— Ух ты! — невоспитанно воскликнула она. — А вы откуда здесь взялись?
— Здравствуйте. — Мужчина, открывший дверь, смотрел спокойным, без тени смущения или любопытства взглядом. Глаза у него были поставлены так широко, что в лице из-за этого не было ничего округлого; все оно состояло из твердых линий. — Вам кого?
— Ксению Леонидовну хотелось бы увидать, — заявила Эстер. — Позволите?
Мужчина сделал полшага в сторону, и Эстер наконец разглядела Евдокию Кирилловну, которая, выйдя из-за ширм, уже спешила ей навстречу.

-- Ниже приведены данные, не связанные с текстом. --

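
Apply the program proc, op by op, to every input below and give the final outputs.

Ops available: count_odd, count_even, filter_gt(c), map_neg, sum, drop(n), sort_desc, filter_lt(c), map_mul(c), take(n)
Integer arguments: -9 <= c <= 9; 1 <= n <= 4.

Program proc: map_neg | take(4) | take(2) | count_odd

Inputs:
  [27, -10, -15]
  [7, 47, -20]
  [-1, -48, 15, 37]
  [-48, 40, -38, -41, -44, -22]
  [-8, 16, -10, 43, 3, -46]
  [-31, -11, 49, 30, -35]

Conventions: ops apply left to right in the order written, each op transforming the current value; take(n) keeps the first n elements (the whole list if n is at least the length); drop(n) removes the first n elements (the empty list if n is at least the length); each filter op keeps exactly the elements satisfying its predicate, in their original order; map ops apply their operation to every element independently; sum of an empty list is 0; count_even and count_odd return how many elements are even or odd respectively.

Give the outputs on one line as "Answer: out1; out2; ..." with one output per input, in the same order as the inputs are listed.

1; 2; 1; 0; 0; 2

Execution, op by op:
  [27, -10, -15] -> [-27, 10, 15] -> [-27, 10, 15] -> [-27, 10] -> 1
  [7, 47, -20] -> [-7, -47, 20] -> [-7, -47, 20] -> [-7, -47] -> 2
  [-1, -48, 15, 37] -> [1, 48, -15, -37] -> [1, 48, -15, -37] -> [1, 48] -> 1
  [-48, 40, -38, -41, -44, -22] -> [48, -40, 38, 41, 44, 22] -> [48, -40, 38, 41] -> [48, -40] -> 0
  [-8, 16, -10, 43, 3, -46] -> [8, -16, 10, -43, -3, 46] -> [8, -16, 10, -43] -> [8, -16] -> 0
  [-31, -11, 49, 30, -35] -> [31, 11, -49, -30, 35] -> [31, 11, -49, -30] -> [31, 11] -> 2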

— Эстерочка, милая, приехала! — радостно воскликнула старушка. — Как Ксюшенька рада будет! Проходи, проходи, что же ты на пороге-то?
— Да страж не сразу ведь и пустит.
Эстер насмешливо взглянула на «стража». Тот, впрочем, ни на ее взгляд, ни на прозвище, которым она его наделила, никак не отозвался.
— Бог с тобой, детка, какой еще страж? — махнула рукой старушка. — Это мальчик приехал, Матрешин сын. Помнишь нашу Матрешу? Вот, ее старший.
Никакой Матреши Эстер, конечно, не помнила. Или нет, что-то как будто бы припоминала — какую-то плечистую бабу, которая пару лет назад жила в этой комнате вместе с Евдокией Кирилловной и Ксенькой. Ну да, ее еще представляли соседям как родственницу, но Ксенька однажды шепнула Эстер, что Матреша не родственница, а просто приехала откуда-то с Севера в Москву на заработки и живет у них на птичьих правах, потому что ее жалко.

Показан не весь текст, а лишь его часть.